Mais, si on assiste aujourd’hui au triomphe du postmodernisme, c’est plus l’expression de l’échec du modernisme que l’émergence d’une nouvelle alternative. Ceci s’explique, pour F. Jameson, par la « longue période d’ossification et de stase au milieu de monument mort »[11] dans laquelle s’est engouffré toute idée de modernisation. Parlant de l’architecture, il souligne « l’appropriation par l’Etat des formes et des méthodes du haut modernisme, la réadaptation des formes utopiques maintenant dégradées en des formes anonymes de construction à grande échelle de logements et de bureaux par une bureaucratie étatique dilatée (parfois identifiée à celle de l’Etat providence ou de la sociale démocratie). Les styles modernistes se voient chargés de connotations bureaucratiques si bien que rompre avec eux engendre un sentiment radical de soulagement, même si ce qui les remplace n’est ni l’utopie ni la démocratie, mais simplement les constructions commerciales privée de postmoderne post-providence »[12].
« Mais l’alternative, ne serait décidable qu’en passant par la question historique associée de savoir si le modernisme est, en fait, allé au bout de sa mission et de son projet, ou s’il a été interrompu et est resté fondamentalement inachevé et inabouti »[13].
Ce sont là les quelques lignes [14] et quelques citations de son excellent ouvrage sur le postmodernisme. Il a surtout le mérite d’offrir une démarche inédite pour lire et déconstruire notre monde contemporain à travers les langages culturels et avec sa périodisation suivant les 3 âges du capitalisme, il offre une sortie de l’ornière intellectuelle, culturelle et politique culturaliste et essentialiste dominante dans nos universités.
Nadir Djermoune
Enseignant chercheur/ institut d’’architecture et d’urbanisme
Université de Blida.
Notes
[1] M. Tafuri, Projet et utopie, Dunod, 1979, P. 6.
[2] Ibid, P. 9.
[3] CIAM : Congrès international de l’architecture moderne.
[4] M. Tafuri, P. 105.
[5] Ibid, P. 106.
[6] F. Jameson, Le postmodernisme et l’expression culturelle du capitalisme tardif, P. 38.
[7] Ibid, P. 16.
[8] Ibid, P. 85.
[9] Ibid P.15
[10] Ibid.
[11] Ibid. P. 434.
[12] Ibid P. 425. De son coté, J. KELLY va dans le même sens en donnant raison à la critique de R/ Venturi, l’un des pionniers du postmodernisme, quand il rejette les types modernistes « usés et intégré, se référant aux à l’architecture dénudé des années vingt, qui avaient abouti aux taudis préfabriqués des années soixante, même si, en fin de compte, le seul changement qu’elle suscité parmi ses adeptes ait été de coller un fronton sur des tours des années soixante ». Jane Kelly, Postmodernisme et féminisme, revue quatrième internationale, n°46, septembre-novembre 1993 ; P. 43-57.

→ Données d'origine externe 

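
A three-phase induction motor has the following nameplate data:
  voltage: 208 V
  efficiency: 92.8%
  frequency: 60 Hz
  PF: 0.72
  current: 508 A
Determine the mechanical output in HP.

P_in = √3·V·I·cosφ = 1.732 × 208 × 508 × 0.72 = 131767 W
P_out = η·P_in = 0.928 × 131767 = 122280 W
= 122280/746 = 164 HP

164 HP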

[13] F. Jameson, OP. Cit, P. 243-435.
[14] Cette réflexion centrée essentiellement sur l’architecture, car c’est dans ce domaine « que se voient de la manière la plus éclatent les modifications de la production esthétique et c’est là que les problèmes théoriques se sont vus soulevés et formulés à titre principal » (P. 34). L’architecture est aussi « constitutivement l’art le plus proche de l’économique, avec laquelle elle entretient, via les commandes et le marché foncier, un rapport presque non médié », note Jameson, (P. 38).